Real estate, Thailand, Philippines and high-yield funds are performing well
Real estate, Thailand, the Philippines and high-yield bonds are strong investments while gold has fallen abruptly off the radar
If you are looking to invest, you might be wondering what are the top performing funds? We can answer that. Using data from research firm Lipper, we list the best funds available in Hong Kong, ranked by returns net of fees, over the 12 months to February.
The findings can be summed up thus: real estate, Thailand, Philippines and high-yield bonds have all performed well, but gold has been a disaster.
Funds dedicated to the Philippines and Thailand rank highest among the equity funds. All the top bond funds are in high yield.
At the bottom are investment-grade bonds, particularly those priced in pounds, and anything involved with gold.
Hongkongers buy more high-yield funds than any other fund category. And when Hong Kong investors want high-yield bonds, they usually want exposure to the mainland property sector.
Jack Deino, a senior portfolio manager for Invesco, manages an emerging market fund that is the third-best fund in the bond category. The fund's second-biggest country exposure is China, and Deino says about 90 per cent of his China bonds come from the property sector.
Mainland property bonds have been strong performers over the past year, in terms of yield and capital gains. But the sector is prone to busts. Regulators routinely bring mainland property firms to the brink of insolvency by rounds of tough rules on mortgages and bank loans, to cool an overheated market.
Bond fund managers are wary of concentration risk. They worry that the government may one day roll out heavy-handed cooling measures, walloping the whole property sector, taking their portfolio down with it.
Deino says these concerns are overstated. "Chinese property is the most misunderstood sector in the world," he says, adding the mainland market is diversified just in sheer size ("each region or each city marches to the beat of its own drummer and has its own demand").
He adds that the big listed mainland developers need bond markets to raise money, and are therefore expert at investor relations, and operate at a high level of transparency and governance.
BEA Union Investment is also focused on mainland property bonds. About half of the firm's Asian bond and currency fund (the second-best performing bond fund) is invested in the asset, says Henry Wong, the firm's head of fixed income.
"In January [last year], we made a very aggressive move into this sector, which is why our performance in 2012 is strong," Wong says.
BEA launched its fund in August 2008 at the height of the global credit crisis. It offered beleaguered investors high-quality Asian-currency alternatives to US and European bonds. At launch, about 80 per cent of the fund was investment grade, says Wong.
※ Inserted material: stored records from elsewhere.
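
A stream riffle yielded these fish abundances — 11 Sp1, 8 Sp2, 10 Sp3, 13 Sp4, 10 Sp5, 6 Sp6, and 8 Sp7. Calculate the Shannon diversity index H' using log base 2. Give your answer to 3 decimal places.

Total N = 11+8+10+13+10+6+8 = 66, so the proportions are 0.16667, 0.12121, 0.15152, 0.19697, 0.15152, 0.09091, 0.12121 (working shown to 5 dp, full precision carried).
Each pᵢ log₂ pᵢ term: 0.16667×(-2.58496)=-0.43083, 0.12121×(-3.04439)=-0.36902, 0.15152×(-2.72247)=-0.41249, 0.19697×(-2.34395)=-0.46169, 0.15152×(-2.72247)=-0.41249, 0.09091×(-3.45943)=-0.31449, 0.12121×(-3.04439)=-0.36902.
Sum = -2.77003, so H' = 2.770.

2.770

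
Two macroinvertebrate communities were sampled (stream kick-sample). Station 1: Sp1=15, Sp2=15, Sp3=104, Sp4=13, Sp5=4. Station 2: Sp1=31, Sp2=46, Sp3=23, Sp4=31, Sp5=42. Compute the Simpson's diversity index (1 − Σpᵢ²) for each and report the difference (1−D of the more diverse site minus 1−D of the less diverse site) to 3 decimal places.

0.291

Station 1: N=151, proportions 0.09934, 0.09934, 0.68874, 0.08609, 0.02649, giving 1−D = 0.49779 (working shown to 5 dp, full precision carried).
Station 2: N=173, proportions 0.17919, 0.2659, 0.13295, 0.17919, 0.24277, giving 1−D = 0.78847.
Difference = |0.49779 − 0.78847| = 0.29068, i.e. 0.291 to 3 decimal places.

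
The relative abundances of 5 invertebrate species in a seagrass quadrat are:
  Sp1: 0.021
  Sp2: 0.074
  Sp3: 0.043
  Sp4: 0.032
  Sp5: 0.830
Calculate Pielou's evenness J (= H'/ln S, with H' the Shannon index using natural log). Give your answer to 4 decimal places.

0.4187

H' = −Σ pᵢ ln pᵢ = −((-0.081128) + (-0.192673) + (-0.135302) + (-0.110145) + (-0.154654)) = 0.673901 (working shown to 6 dp, full precision carried).
With S = 5 species, ln S = 1.609438, so J = 0.673901/1.609438 = 0.418718, i.e. 0.4187 to 4 decimal places.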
The fund has since been marching steadily down the credit curve, investing in higher risk and higher return securities. Today, only 10 per cent of the fund is investment grade - much of the rest is high-yield debt from mainland developers.
High yield has risks, but so does high grade. The bottom performing funds in the bond table are all invested in investment-grade bonds from the developed market. The funds lost money largely because yields on such instruments are paltry, barely enough to cover the costs of the fund.
Currency swings are also a factor. Two of the bottom performing funds are in sterling bonds, and the pound lost 4.4 per cent against the Hong Kong dollar over the review period.
Thai and Philippine funds have done well for two years running, with the MSCI Thailand index up 17 per cent in the review period and the MSCI Philippines index up 41 per cent. Unsurprisingly, the top equities fund is invested in the Philippines, and the remaining top four are Thailand-focused.
The countries' stories are about newfound political stability and growth. Investors who have been spooked by China's declining economic growth are converging on Southeast Asia.
The Philippines received its first sovereign investment grade rating, last month, from Fitch, a credit agency. Thailand has bounced back from the 2010 protests that pitted supporters of ex-prime minister Thaksin Shinawatra against his opponents. The country settled down with the 2011 election of Thaksin's sister, Yingluck Shinawatra, as prime minister.
"Thailand has had lots of political back and forth , but with Yingluck in power, we are seeing a lot of stability. A lot of the rhetoric has cooled down," says Tai Hui, the chief market strategist for Asia at JP Morgan Funds.
Medha Samant, an investment director at Fidelity, which manages a top-five equity fund focused on Thailand, says the country is benefiting from an investment boom, with applications for foreign investment rising 40 per cent last year.
"The politics are stable. There has been a big anti-corruption clampdown and the economy performs well, in terms of wage rises, and the next leg up should be infrastructure," says Samant.
It is no surprise given the collapse in price last week that gold-themed funds have been the biggest losers. Gold prices fell 9.1 per cent on Monday, the most since 1983, and the metal has dropped 29 per cent since its peak in September 2011.
Gold has just been a terrible investment. Understanding why means going the rabbit hole of central-bank conspiracy theories hatched by gold bugs. But, fundamentally, gold pays no yield and has little utility. It is the ultimate concept asset.
But most of the top and bottom performing funds share the trait of high volatility. The funds are prone to lose or make a lot of money in any given year. Which means in 12 months, this table could be reversed, with investors selling Thai equities and Chinese property bonds, and all the gold funds back on top.